The transition period will be helpful – but it may not be as “long” as it sounds. Many contracts have automatic renewal provisions that may limit the transition relief (see the language “without respect to future renewals. . . including. . . automatic) – and the “voluntary retirement” holding will likely cause additional issues for companies. At least there will be some time to “negotiate” required changes with executives. Read more analysis of the ruling in “Melbinger’s Compensation Blog.”

Stay tuned for another CompensationStandards.com program – “The Section 162(m) Workshop” – that will take place next month to help you navigate the many issues that you will now need to consider.

California Supreme Court Dodges Internal Affairs Conflict Issue

Last week, the California Supreme Court issued its opinion in the appeal in Grosset v. Wenaas; I blogged about this case way back in 2005 and we have posted memos regarding this case in our “Internal Affairs Doctrine” Practice Area. From Keith Bishop:

The case involved a shareholder derivative suit and a Delaware corporation (JNI Corporation). The Court of Appeal applied Delaware law because the requirements for standing in a derivative action implicate the “internal affairs” of the corporation. The Court of Appeal also found – in the alternative that California imposed a continuous ownership requirement that was consistent with Delaware law. Accordingly, the shareholder was out of luck and he appealed to the California Supreme Court.
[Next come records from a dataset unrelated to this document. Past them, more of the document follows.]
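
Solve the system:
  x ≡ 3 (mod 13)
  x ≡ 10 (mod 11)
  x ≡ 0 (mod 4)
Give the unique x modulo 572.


Moduli 13, 11, 4 are pairwise coprime; by CRT there is a unique solution modulo M = 13 · 11 · 4 = 572.
Solve pairwise, accumulating the modulus:
  Start with x ≡ 3 (mod 13).
  Combine with x ≡ 10 (mod 11): since gcd(13, 11) = 1, we get a unique residue mod 143.
    Write x = 3 + 13·t and substitute into x ≡ 10 (mod 11): 13·t ≡ 10 − 3 = 7 (mod 11).
    Reduce coefficients mod 11: 2·t ≡ 7 (mod 11).
    The inverse of 2 mod 11 is 6 (since 2·6 = 12 = 1·11 + 1), so t ≡ 6·7 = 42 ≡ 9 (mod 11).
    Then x = 3 + 13·9 = 120, valid modulo lcm(13, 11) = 143: x ≡ 120 (mod 143).
  Combine with x ≡ 0 (mod 4): since gcd(143, 4) = 1, we get a unique residue mod 572.
    Write x = 120 + 143·t and substitute into x ≡ 0 (mod 4): 143·t ≡ 0 − 120 = -120 (mod 4).
    Reduce coefficients mod 4: 3·t ≡ 0 (mod 4).
    The inverse of 3 mod 4 is 3 (since 3·3 = 9 = 2·4 + 1), so t ≡ 3·0 = 0 ≡ 0 (mod 4).
    Then x = 120 + 143·0 = 120, valid modulo lcm(143, 4) = 572: x ≡ 120 (mod 572).
Verify: 120 mod 13 = 3 ✓, 120 mod 11 = 10 ✓, 120 mod 4 = 0 ✓.

x ≡ 120 (mod 572).


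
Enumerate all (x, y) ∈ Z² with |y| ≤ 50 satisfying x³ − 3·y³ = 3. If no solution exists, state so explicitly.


The equation is x³ - 3y³ = 3. For fixed y, x³ = 3·y³ + 3, so a solution requires the RHS to be a perfect cube.
Strategy: iterate y from -50 to 50, compute RHS = 3·y³ + 3, and check whether it is a (positive or negative) perfect cube.
Check small values of y:
  y = 0: RHS = 3 is not a perfect cube.
  y = 1: RHS = 6 is not a perfect cube.
  y = -1: RHS = 0 = (0)³ ⇒ x = 0 works.
  y = 2: RHS = 27 = (3)³ ⇒ x = 3 works.
  y = -2: RHS = -21 is not a perfect cube.
  y = 3: RHS = 84 is not a perfect cube.
  y = -3: RHS = -78 is not a perfect cube.
Continuing the search up to |y| = 50 finds no further solutions beyond those listed.
Collected solutions: (0, -1), (3, 2).

Solutions (with |y| ≤ 50): (0, -1), (3, 2).


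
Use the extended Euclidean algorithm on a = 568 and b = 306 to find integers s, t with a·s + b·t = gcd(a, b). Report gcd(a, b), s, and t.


Euclidean algorithm on (568, 306) — divide until remainder is 0:
  568 = 1 · 306 + 262
  306 = 1 · 262 + 44
  262 = 5 · 44 + 42
  44 = 1 · 42 + 2
  42 = 21 · 2 + 0
gcd(568, 306) = 2.
Track Bezout coefficients alongside the remainders: start with r₀ = 568 = a·1 + b·0 (s = 1, t = 0) and r₁ = 306 = a·0 + b·1 (s = 0, t = 1); each new remainder r_{k+1} = r_{k-1} − q_k·r_k inherits s_{k+1} = s_{k-1} − q_k·s_k, t_{k+1} = t_{k-1} − q_k·t_k, so r_k = a·s_k + b·t_k at every step:
  q = 1: r = 262, s = 1 − 1·0 = 1, t = 0 − 1·1 = -1  (check: 568·1 + 306·(-1) = 262)
  q = 1: r = 44, s = 0 − 1·1 = -1, t = 1 − 1·(-1) = 2  (check: 568·(-1) + 306·2 = 44)
  q = 5: r = 42, s = 1 − 5·(-1) = 6, t = -1 − 5·2 = -11  (check: 568·6 + 306·(-11) = 42)
  q = 1: r = 2, s = -1 − 1·6 = -7, t = 2 − 1·(-11) = 13  (check: 568·(-7) + 306·13 = 2)
The row with r = 2 (the gcd) gives the Bezout coefficients s = -7, t = 13.
Result: 568 · (-7) + 306 · (13) = 2.

gcd(568, 306) = 2; s = -7, t = 13 (check: 568·(-7) + 306·13 = 2).


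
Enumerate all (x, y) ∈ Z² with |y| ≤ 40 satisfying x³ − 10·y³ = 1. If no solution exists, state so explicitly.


The equation is x³ - 10y³ = 1. For fixed y, x³ = 10·y³ + 1, so a solution requires the RHS to be a perfect cube.
Strategy: iterate y from -40 to 40, compute RHS = 10·y³ + 1, and check whether it is a (positive or negative) perfect cube.
Check small values of y:
  y = 0: RHS = 1 = (1)³ ⇒ x = 1 works.
  y = 1: RHS = 11 is not a perfect cube.
  y = -1: RHS = -9 is not a perfect cube.
  y = 2: RHS = 81 is not a perfect cube.
  y = -2: RHS = -79 is not a perfect cube.
  y = 3: RHS = 271 is not a perfect cube.
  y = -3: RHS = -269 is not a perfect cube.
Continuing the search up to |y| = 40 finds no further solutions beyond those listed.
Collected solutions: (1, 0).

Solutions (with |y| ≤ 40): (1, 0).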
The Supreme Court found that because California and Delaware law have parallel continuous ownership requirements there is no conflict of law. Hence, it was able to avoid discussing the Delaware Supreme Court’s decision in Vantagepoint Venture Partners v. Examen.

The case is important because it sets forth the California Supreme Court’s analysis of California’s shareholder derivative statute, Corporations Code Section 800. However, the opinion leaves unanswered how the California Supreme Court will deal with the internal affairs doctrine when it finds that California and Delaware corporate law are in conflict.

Inside Perspective of Accounting Fraud

In this podcast, Walter Pavlo, a money launderer, and Neil Weinberg, Senior Editor of Forbes, explain how they wrote a book about why someone turns to crime – in this case, the biggest accounting fraud ever (which occurred at MCI), including:

– What is the book about?
– Why did you write the book?
– What has been the most interesting feedback about the book?